Contrast insulin with CAM
Various natural treatments for diabetes are advocated by CAM enthusiasts:
- Herbal products including bitter melon, cinnamon, fenugreek, ginseng, aloe vera, agaric mushroom, chromium, magnesium, prickly pear, soy, vanadium, oat bran, guar gum, glucomannan, bean pod, psyllium, white mulberry, alpha-lipoic acid, chia, coenzyme Q10, selenium, stevia, and others.
These are recommended mainly for type 2 diabetes, but also as adjuncts to insulin treatment in type 1 diabetes. In addition, many websites claim to cure type 2 diabetes. Diabetes can’t be cured, and evidence for clinical benefit from any of these natural remedies is weak or nonexistent. Even the usually credulous NCCAM warns:
In general, there is not enough scientific evidence to prove that dietary supplements have substantial benefits for type 2 diabetes or its complications… Do not replace scientifically proven treatments for diabetes with CAM treatments that are unproven.
Nevertheless, the NCCAM is funding studies of chromium, yoga, gingko, EGCG, Reiki, vitamin C, glucosamine, and dark chocolate for the treatment of diabetes.
Compare the contributions of CAM during the course of the 20th century with the accomplishments of scientific medicine. Science has conquered a disease that used to be uniformly fatal. It has given us disposable syringes, insulin pens, insulin pumps, pure insulin with measured potency, protamine zinc to slow the action, various long-lasting insulins, sulfated insulin to avoid insulin resistance, human insulin to avoid reactions, several effective oral medications for type 2 diabetes, convenient home blood testing gadgets, etc. And there have been innumerable studies to determine the best management of diabetic patients. CAMlooks pretty puny in comparison.

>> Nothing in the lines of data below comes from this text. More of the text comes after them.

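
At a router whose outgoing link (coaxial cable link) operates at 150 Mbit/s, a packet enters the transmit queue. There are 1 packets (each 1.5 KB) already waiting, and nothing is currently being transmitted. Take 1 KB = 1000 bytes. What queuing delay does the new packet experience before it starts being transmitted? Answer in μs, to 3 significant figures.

80.0 μs

Each queued packet: L/R = 12000/150000000 = 80 μs.
1 queued → 80 μs.
Queuing delay = 80.0 μs.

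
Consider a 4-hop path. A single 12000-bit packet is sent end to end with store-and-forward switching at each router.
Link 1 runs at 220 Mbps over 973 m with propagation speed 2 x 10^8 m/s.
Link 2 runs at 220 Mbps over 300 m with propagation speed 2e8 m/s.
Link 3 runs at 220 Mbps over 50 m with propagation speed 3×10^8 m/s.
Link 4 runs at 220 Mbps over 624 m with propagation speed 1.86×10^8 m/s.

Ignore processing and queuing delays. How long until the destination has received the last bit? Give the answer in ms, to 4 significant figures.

Transmission delay per hop = L/R = 12000/220000000 = 0.0545455 ms; 4 hops → 0.218182 ms.
Propagation delays (d/s per hop): 0.004865, 0.0015, 0.000166667, 0.00335484 ms; sum = 0.00988651 ms.
End-to-end = 0.2281 ms.

0.2281 ms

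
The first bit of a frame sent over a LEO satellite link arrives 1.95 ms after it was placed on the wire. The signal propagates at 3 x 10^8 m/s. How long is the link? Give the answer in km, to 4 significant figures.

585.0 km

d = s × t_prop = 300000000 × 0.00195 = 585.0 km.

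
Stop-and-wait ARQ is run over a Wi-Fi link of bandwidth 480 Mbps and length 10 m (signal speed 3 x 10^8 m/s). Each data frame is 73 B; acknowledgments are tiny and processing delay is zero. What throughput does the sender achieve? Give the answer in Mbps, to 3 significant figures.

t_tx = L/R = 584/480000000 = 1.21667e-06 s.
t_prop = 10/300000000 = 3.33333e-08 s; RTT = 6.66667e-08 s.
Cycle = t_tx + RTT = 1.28333e-06 s.
Throughput = L / cycle = 584 / 1.28333e-06 = 455 Mbps.

455 Mbps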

We still don’t know what causes type 1 diabetes and we can’t prevent it; but we know what it is, and we can keep the disease under control with insulin, and we can keep patients alive and feeling well. This is not just “treating the symptoms” as our critics claim; and of course CAM does nothing to “treat the cause.”
The story of insulin is well worth reading. It’s a paean to science. It’s history with lessons for today.